Ein 0:0 erkämpfte sich die Schweiz im ersten Länderspiel des Jahres. Es ist ein Resultat, das von den Protagonisten positiv und als Reaktion auf den vergangenen Herbst verstanden wird. Obschon sich die Offensive keine Meriten verdienen konnte, blass blieb und die Nati nunmehr in den letzten acht Partien bloss ein einziges Mal (gegen Andorra) gewinnen konnte. Notabene erzielten die Schweizer in den vergangenen vier Auftritten lediglich zwei Tore.
Der Schweizer Nati-Trainer Vladimir Petkovic hatte ein Faible für die Dreierkette. Sein Nachfolger Murat Yakin veränderte das System in eine Viererabwehr, punktuell wie im letzten Länderspiel des Jahres besann er sich zurück auf drei zentrale Verteidiger. Jene Begegnung in der EM-Qualifikation gegen Rumänien ging gleichwohl 0:1 verloren.

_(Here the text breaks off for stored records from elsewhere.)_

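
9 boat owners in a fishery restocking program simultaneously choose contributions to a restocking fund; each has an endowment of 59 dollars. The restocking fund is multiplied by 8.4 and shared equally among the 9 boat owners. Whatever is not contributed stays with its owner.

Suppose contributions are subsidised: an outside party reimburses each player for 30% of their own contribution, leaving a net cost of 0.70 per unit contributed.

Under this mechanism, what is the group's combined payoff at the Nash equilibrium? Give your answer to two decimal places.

4619.70 dollars

With the mechanism, a contributed unit returns (8.4/9) / 0.70 = 1.3333 per unit of net cost to the contributor — now above 1 — so contributing fully is weakly dominant for every player.
At the Nash equilibrium everyone contributes 59. Group total payoff = 9 × (59 × 0.30 + 8.4 × 59) = 4619.70.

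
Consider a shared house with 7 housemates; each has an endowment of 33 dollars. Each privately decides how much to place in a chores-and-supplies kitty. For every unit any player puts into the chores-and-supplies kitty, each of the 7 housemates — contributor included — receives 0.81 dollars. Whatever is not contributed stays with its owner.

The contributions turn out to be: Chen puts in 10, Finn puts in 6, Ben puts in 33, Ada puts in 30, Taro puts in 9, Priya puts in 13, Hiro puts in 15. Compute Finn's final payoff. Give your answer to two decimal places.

Total contributed: 10 + 6 + 33 + 30 + 9 + 13 + 15 = 116.
Each receives 0.81 × 116 = 93.96 from the chores-and-supplies kitty.
Finn keeps 33 − 6 = 27, so Finn's payoff is 27 + 93.96 = 120.96.

120.96 dollars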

Neues Jahr, neuer Versuch, wie von Yakin angekündigt mit Dreierkette. Und siehe da, sie funktionierte nach Startschwierigkeiten gut, die Schweizer hatten Zugriff auf Gegner und Ball. «Die Zone 1 und 2 hatten wir im Griff», sagte auch Yakin. Auf den Aussenbahnen sicherten Dan Ndoye, der diese Position links erstmals spielte, und Silvan Widmer ab. Wobei sich Ndoye mehr nach vorne entfaltete und Widmer eher auf die Absicherung schaute.
Dass die Dreierkette funktionierte und vor ihr Granit Xhaka das Geschehen lenkte, wie er das mag, hatte auch mit Fabian Schär zu tun; er zeigte mit sein bestes Länderspiel unter Yakin. Der Newcastle-Spieler kämpft mit Nico Elvedi um die EM-Startelfposition, er sagte: «Wir haben wieder mal zu null gespielt, das ist wichtig fürs Selbstvertrauen. Offensiv müssen wir wohl noch mehr Risiko nehmen, um uns in die Gefahrenzone zu bringen.»
Einen Vorteil der Dreierkette sieht Schär im Vorwärtsverteidigen. Weil normalerweise noch einer da ist, der absichert. Der 32-Jährige erfuhr erst an der Teamsitzung, dass er spielen würde. Und war glücklich, wie er sagte. «Wir werden dann an der EM sehen, wer spielt. Ich versuche, mich aufzudrängen. Und wenn es dann nicht reicht, werde ich die anderen von draussen unterstützen.»
Es waren für Yann Sommer zehn Länderspielminuten zum Vergessen. Zwar rettete der Schweizer Goalie in dieser Phase zweimal vor einem möglichen Gegentreffer. Doch er vertrat sich den Fuss mit der ersten Rettungstat und spürte nach der zweiten beim Zusammentreffen mit Rasmus Hojlund, dass es mit diesem Sprunggelenk nicht mehr weitergeht.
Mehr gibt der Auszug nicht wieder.